There will also be the first ever overseas round of the competition. Heats will take place during April in New York, Berlin and Singapore. Those who successfully progress from the first round will gather in Leeds in September to participate in the second round and for places in the semi-finals and finals.

The scope of the competition has been enlarged thanks to a renewed partnership with the University of Leeds.
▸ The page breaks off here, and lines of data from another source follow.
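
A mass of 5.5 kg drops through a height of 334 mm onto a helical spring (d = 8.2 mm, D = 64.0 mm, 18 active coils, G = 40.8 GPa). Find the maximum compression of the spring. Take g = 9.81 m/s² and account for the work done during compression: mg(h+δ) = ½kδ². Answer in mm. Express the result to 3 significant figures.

k = Gd⁴/(8D³N_a) = (40.8×10³)(8.2⁴)/(8·64.0³·18) = 4.8867 N/mm
W = mg = 5.5 × 9.81 = 53.955 N
½kδ² − Wδ − Wh = 0 → δ = (W + √(W² + 2kWh))/k
δ = (53.955 + √(2911.1 + 176125))/4.8867 = (53.955 + 423.13)/4.8867 = 97.629 mm

97.6 mm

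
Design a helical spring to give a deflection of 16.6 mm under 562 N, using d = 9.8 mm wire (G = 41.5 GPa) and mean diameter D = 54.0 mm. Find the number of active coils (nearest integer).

Required rate k = F/δ = 562/16.6 = 33.855 N/mm
N_a = Gd⁴/(8D³k) = (41.5×10³ × 9.8⁴)/(8 × 54.0³ × 33.855)
    = 3.82783e+08 / 4.26481e+07 = 8.975 → 9 coils

9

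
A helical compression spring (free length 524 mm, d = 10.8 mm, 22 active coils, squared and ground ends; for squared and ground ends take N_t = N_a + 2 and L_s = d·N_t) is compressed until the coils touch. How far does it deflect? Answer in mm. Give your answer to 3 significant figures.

N_t = 24; L_s = 10.8·24 = 259.2 mm
δ_solid = L₀ − L_s = 524 − 259.2 = 264.8 mm

265 mm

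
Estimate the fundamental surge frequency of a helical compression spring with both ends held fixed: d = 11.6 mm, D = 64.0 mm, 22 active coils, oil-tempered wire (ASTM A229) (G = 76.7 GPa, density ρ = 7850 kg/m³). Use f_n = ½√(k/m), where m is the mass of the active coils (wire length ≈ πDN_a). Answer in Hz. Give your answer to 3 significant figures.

45.3 Hz

k = Gd⁴/(8D³N_a) = (76.7×10³)(11.6⁴)/(8·64.0³·22) = 30.101 N/mm = 30101 N/m
Wire length L = πDN_a = π·64.0·22 = 4423.4 mm
m = ρ·(πd²/4)·L = 7850 × 105.68×10⁻⁶ m² × 4.4234 m = 3.6697 kg
f_n = ½√(k/m) = 0.5·√(30101/3.6697) = 0.5·√(8202.5) = 45.284 Hz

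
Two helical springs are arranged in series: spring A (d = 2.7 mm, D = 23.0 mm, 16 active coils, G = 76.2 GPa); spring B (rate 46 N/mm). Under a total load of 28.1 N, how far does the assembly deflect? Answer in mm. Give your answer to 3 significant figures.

11.4 mm

k_A = Gd⁴/(8D³N_a) = (76.2×10³)(2.7⁴)/(8·23.0³·16) = 2.6003 N/mm
Series: 1/k_eq = 1/2.6003 + 1/46 = 0.40632; k_eq = 2.4611 N/mm
δ = F/k_eq = 28.1/2.4611 = 11.417 mm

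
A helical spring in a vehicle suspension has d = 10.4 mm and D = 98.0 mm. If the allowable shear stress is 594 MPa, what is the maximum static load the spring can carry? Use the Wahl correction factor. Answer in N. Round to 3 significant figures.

2320 N

C = D/d = 98.0/10.4 = 9.4231
K_W = (4C−1)/(4C−4) + 0.615/C = 36.692/33.692 + 0.0653 = 1.1543
τ_max = K·8FD/(πd³) → F_max = τ_allow·πd³/(8DK)
F_max = 594·π·10.4³/(8·98.0·1.1543) = 2.0991e+06/904.98 = 2319.5 N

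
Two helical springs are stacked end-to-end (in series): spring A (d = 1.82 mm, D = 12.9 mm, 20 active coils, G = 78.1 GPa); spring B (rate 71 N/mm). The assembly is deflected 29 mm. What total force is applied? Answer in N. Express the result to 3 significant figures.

k_A = Gd⁴/(8D³N_a) = (78.1×10³)(1.82⁴)/(8·12.9³·20) = 2.4949 N/mm
Series: 1/k_eq = 1/2.4949 + 1/71 = 0.41491; k_eq = 2.4102 N/mm
F = k_eq·δ = 2.4102·29 = 69.895 N

69.9 N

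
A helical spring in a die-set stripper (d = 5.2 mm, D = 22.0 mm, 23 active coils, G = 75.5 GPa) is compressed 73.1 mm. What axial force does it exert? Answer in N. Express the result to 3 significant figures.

k = Gd⁴/(8D³N_a) = (75.5×10³)(5.2⁴)/(8·22.0³·23) = 28.176 N/mm
F = k·δ = 28.176 × 73.1 = 2059.6 N

2060 N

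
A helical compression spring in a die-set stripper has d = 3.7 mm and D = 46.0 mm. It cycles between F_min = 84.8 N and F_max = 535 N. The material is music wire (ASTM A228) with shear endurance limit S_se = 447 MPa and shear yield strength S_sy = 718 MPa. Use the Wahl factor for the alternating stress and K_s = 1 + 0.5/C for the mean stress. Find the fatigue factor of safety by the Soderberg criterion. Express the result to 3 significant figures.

C = D/d = 46.0/3.7 = 12.4324; K_W = (4C−1)/(4C−4)+0.615/C = 1.1151; K_s = 1+0.5/C = 1.0402
F_a = (F_max−F_min)/2 = 225.1 N; F_m = (F_max+F_min)/2 = 309.9 N
τ_a = K_W·8F_aD/(πd³) = 1.1151 × 520.56 = 580.46 MPa
τ_m = K_s·8F_mD/(πd³) = 1.0402 × 716.66 = 745.48 MPa
Soderberg: 1/n_f = τ_a/S_se + τ_m/S_sy = 580.46/447 + 745.48/718 = 1.29856 + 1.03828 = 2.3368
n_f = 1/2.3368 = 0.4279

0.428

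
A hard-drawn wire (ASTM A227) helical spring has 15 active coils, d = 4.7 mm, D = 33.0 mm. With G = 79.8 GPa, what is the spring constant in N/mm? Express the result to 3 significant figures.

k = Gd⁴/(8D³N_a) = (79.8×10³ × 4.7⁴) / (8 × 33.0³ × 15)
  = 3.89399e+07 / 4.31244e+06 = 9.0297 N/mm

9.03 N/mm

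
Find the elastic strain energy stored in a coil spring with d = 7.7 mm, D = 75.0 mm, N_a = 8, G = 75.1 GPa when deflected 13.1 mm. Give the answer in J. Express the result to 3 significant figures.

0.839 J

k = Gd⁴/(8D³N_a) = (75.1×10³)(7.7⁴)/(8·75.0³·8) = 9.7778 N/mm
U = ½kδ² = 0.5 × 9.7778 × 13.1² = 838.98 N·mm = 0.83898 J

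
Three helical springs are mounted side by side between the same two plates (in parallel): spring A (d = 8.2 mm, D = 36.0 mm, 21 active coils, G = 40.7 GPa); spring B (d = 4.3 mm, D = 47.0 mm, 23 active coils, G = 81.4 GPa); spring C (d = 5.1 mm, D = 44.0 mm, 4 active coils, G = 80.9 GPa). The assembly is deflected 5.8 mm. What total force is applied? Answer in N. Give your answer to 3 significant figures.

k_A = Gd⁴/(8D³N_a) = (40.7×10³)(8.2⁴)/(8·36.0³·21) = 23.476 N/mm
k_B = Gd⁴/(8D³N_a) = (81.4×10³)(4.3⁴)/(8·47.0³·23) = 1.4568 N/mm
k_C = Gd⁴/(8D³N_a) = (80.9×10³)(5.1⁴)/(8·44.0³·4) = 20.078 N/mm
Parallel: k_eq = 23.476 + 1.4568 + 20.078 = 45.011 N/mm
F = k_eq·δ = 45.011·5.8 = 261.07 N

261 N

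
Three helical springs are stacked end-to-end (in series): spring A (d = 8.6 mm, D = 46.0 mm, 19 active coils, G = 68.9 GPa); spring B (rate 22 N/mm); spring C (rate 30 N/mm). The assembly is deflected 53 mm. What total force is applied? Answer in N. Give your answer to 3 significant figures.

449 N

k_A = Gd⁴/(8D³N_a) = (68.9×10³)(8.6⁴)/(8·46.0³·19) = 25.474 N/mm
Series: 1/k_eq = 1/25.474 + 1/22 + 1/30 = 0.11804; k_eq = 8.4714 N/mm
F = k_eq·δ = 8.4714·53 = 448.99 N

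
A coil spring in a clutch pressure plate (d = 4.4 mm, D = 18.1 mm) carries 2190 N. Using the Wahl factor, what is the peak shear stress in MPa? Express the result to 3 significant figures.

Spring index C = D/d = 18.1/4.4 = 4.1136
K_W = (4C−1)/(4C−4) + 0.615/C = 15.455/12.455 + 0.1495 = 1.3904
τ₀ = 8FD/(πd³) = 8·2190·18.1/(π·4.4³) = 317112/267.61 = 1185 MPa
τ_max = K·τ₀ = 1.3904 × 1185 = 1647.5 MPa

1650 MPa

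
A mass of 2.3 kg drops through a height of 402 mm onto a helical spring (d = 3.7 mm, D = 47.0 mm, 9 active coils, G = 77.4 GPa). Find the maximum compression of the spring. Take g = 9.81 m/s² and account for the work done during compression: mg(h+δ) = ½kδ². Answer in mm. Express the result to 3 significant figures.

109 mm

k = Gd⁴/(8D³N_a) = (77.4×10³)(3.7⁴)/(8·47.0³·9) = 1.9405 N/mm
W = mg = 2.3 × 9.81 = 22.563 N
½kδ² − Wδ − Wh = 0 → δ = (W + √(W² + 2kWh))/k
δ = (22.563 + √(509.09 + 35202.6))/1.9405 = (22.563 + 188.98)/1.9405 = 109.01 mm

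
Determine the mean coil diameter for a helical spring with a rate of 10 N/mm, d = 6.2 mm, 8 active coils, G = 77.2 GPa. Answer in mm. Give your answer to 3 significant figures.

D = (Gd⁴/(8N_a·k))^(1/3) = (77.2×10³·6.2⁴/(8·8·10))^(1/3)
  = (178240)^(1/3) = 56.2775 mm

56.3 mm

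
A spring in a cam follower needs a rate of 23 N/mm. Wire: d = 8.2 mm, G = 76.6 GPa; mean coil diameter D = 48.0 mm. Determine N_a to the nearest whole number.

N_a = Gd⁴/(8D³k) = (76.6×10³ × 8.2⁴)/(8 × 48.0³ × 23)
    = 3.46325e+08 / 2.03489e+07 = 17.02 → 17 coils

17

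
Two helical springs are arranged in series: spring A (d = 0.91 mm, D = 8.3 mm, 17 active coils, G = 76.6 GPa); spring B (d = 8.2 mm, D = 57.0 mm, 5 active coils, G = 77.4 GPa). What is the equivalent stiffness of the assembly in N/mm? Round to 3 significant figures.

k_A = Gd⁴/(8D³N_a) = (76.6×10³)(0.91⁴)/(8·8.3³·17) = 0.67549 N/mm
k_B = Gd⁴/(8D³N_a) = (77.4×10³)(8.2⁴)/(8·57.0³·5) = 47.24 N/mm
Series: 1/k_eq = 1/0.67549 + 1/47.24 = 1.5016; k_eq = 0.66597 N/mm

0.666 N/mm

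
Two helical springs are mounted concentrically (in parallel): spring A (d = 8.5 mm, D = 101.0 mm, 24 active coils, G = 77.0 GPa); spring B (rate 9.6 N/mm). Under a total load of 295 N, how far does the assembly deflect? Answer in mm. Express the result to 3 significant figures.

k_A = Gd⁴/(8D³N_a) = (77.0×10³)(8.5⁴)/(8·101.0³·24) = 2.0319 N/mm
Parallel: k_eq = 2.0319 + 9.6 = 11.632 N/mm
δ = F/k_eq = 295/11.632 = 25.361 mm

25.4 mm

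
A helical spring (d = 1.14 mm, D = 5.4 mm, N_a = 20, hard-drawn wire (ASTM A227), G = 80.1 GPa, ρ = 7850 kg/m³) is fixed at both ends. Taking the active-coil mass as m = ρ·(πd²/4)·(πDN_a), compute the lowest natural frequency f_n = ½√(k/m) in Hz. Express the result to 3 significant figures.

k = Gd⁴/(8D³N_a) = (80.1×10³)(1.14⁴)/(8·5.4³·20) = 5.3697 N/mm = 5369.7 N/m
Wire length L = πDN_a = π·5.4·20 = 339.29 mm
m = ρ·(πd²/4)·L = 7850 × 1.0207×10⁻⁶ m² × 0.33929 m = 0.0027186 kg
f_n = ½√(k/m) = 0.5·√(5369.7/0.0027186) = 0.5·√(1.9752e+06) = 702.71 Hz

703 Hz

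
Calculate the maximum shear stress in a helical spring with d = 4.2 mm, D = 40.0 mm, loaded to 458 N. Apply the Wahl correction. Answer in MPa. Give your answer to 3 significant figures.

Spring index C = D/d = 40.0/4.2 = 9.5238
K_W = (4C−1)/(4C−4) + 0.615/C = 37.095/34.095 + 0.0646 = 1.1526
τ₀ = 8FD/(πd³) = 8·458·40.0/(π·4.2³) = 146560/232.75 = 629.68 MPa
τ_max = K·τ₀ = 1.1526 × 629.68 = 725.74 MPa

726 MPa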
The university, which has been on board since the competition’s inception in 1963, has extended its financial support for the competition to open up access to the streaming service.

Professor Hai-Sui Yu, pro-vice-chancellor: International at the University of Leeds, said: “Leeds is a truly global University which welcomes students and staff from around the world and we are honoured to build on our long-standing relationship with ‘The Leeds’ to help it reach the screens of new international audiences as it moves to the next stage in its evolution.

“The innovations of streaming and heats across three continents resonate with the University’s own view of the role and potential of culture: that it should be accessible, democratic and enriching. The Leeds encompasses all three of these attributes, and those who are enhancing it for the modern era are doing so with a respect for its illustrious past while setting an innovative and ambitious course for its future.”

Former concert pianist and teacher Fanny Waterman had the idea to bring a piano competition to Leeds.

She was assisted by her husband Dr Geoffrey de Keyser and by Marion Thorpe, then Countess of Harewood. The first competition in 1963 was won by Michael Roll before a jury chaired by Sir Arthur Bliss. In 1966 and 1969 the chair of the jury was William Glock, who was followed by Lord Boyle of Handsworth for the next three competitions. In 1981 Dame Fanny Waterman, as she was to become in 2005, chaired the jury for the first time, continuing to do so until her retirement in 2015. Leeds Town Hall has hosted all but one of the finals.